West Coast National Park
Wildlife in het park omvat grote antilopen zoals eland, red hartebeest, bontebok, kudu, gemsbok, steenbok, bergzebra, duiker en struisvogels in de postberg sectie. Andere kleinere dieren zijn de vleermuisoor vos, caracal, en Cape grijze mangoest.

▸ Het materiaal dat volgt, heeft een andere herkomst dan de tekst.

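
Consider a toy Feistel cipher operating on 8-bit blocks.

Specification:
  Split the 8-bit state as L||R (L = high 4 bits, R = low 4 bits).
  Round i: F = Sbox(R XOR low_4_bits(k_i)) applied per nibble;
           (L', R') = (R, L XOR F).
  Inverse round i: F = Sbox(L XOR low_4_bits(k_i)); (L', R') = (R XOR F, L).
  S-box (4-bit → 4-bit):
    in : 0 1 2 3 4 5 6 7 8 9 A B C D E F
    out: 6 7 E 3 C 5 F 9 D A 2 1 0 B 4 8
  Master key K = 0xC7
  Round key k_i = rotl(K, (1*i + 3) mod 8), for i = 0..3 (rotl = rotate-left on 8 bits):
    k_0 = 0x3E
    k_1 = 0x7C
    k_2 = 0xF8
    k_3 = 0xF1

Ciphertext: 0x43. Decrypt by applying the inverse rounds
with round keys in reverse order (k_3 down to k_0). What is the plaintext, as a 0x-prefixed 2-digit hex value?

s_0 = ciphertext = 0x43
s_1 = InvRound(s_0, k_3) = 0x64
s_2 = InvRound(s_1, k_2) = 0x06
s_3 = InvRound(s_2, k_1) = 0x60
s_4 = InvRound(s_3, k_0) = 0xD6

0xD6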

veel Palearctische trekvogels overwinteren in de lagune tijdens de Zuidelijke zomer, met name in September als soorten aankomen vanaf het noordelijk halfrond, en in Maart als ze in grote aantallen verzamelen om zich te voeden voordat ze de terugtrek ondernemen. Op deze momenten zullen de vogels van en naar hun broedkleed overgaan. De vogels worden naar de huiden geduwd als het waterpeil stijgt met het getij en uiteindelijk moeten ze wegvliegen totdat het getij weer is afgenomen. Rode knot, sanderling, kleine stint, Kemphaan, moeras, Terek en Wulp strandlopers, rode turnstone, geringde en grijze Plevier, greenshank, Euraziatische regenwulp, Euraziatische Wulp en rosse grutto zijn de meest reguliere soorten. Kleine zilverreiger en Zuid-Afrikaanse bergeenden leven en zijn vaak te zien bij de steltlopers, terwijl grote flamingo ‘ s en grote witte pelikaan in dieper water voorkomen. Een geïsoleerde hut ten westen van het Onderwijscentrum Geelbek kijkt uit over een zoutpan waar u de zeldzame kastanjeplevier kunt observeren. Het belang van de lagune voor trekvogels betekent dat het een gebied is dat valt onder de Ramsar-conventie voor het behoud en duurzaam gebruik van wetlands.de fynbos rond de lagune zijn de thuisbasis van de zuidelijke Zwarte korhaan, Kaap doornhoen en francoline met grijze vleugels, Kaap penduline en grijze mees, Zuidelijke miereneter chat, witkeelke en gele kanarie, Karoo leeuwerik, kastanjezanger, bokmakierie en Kaap bunting, die allemaal gemakkelijk te zien zijn. Afrikaanse bruine kiekendief en zwarte Kiekendief jagen door de grond in vieren te verdelen. De kusteilanden aan de monding van de lagune zijn belangrijke broedkolonies voor Kaapse en Hartlaubmeeuw, Jan-van-genten en Afrikaanse pinguïn, evenals aalscholvers en sterns.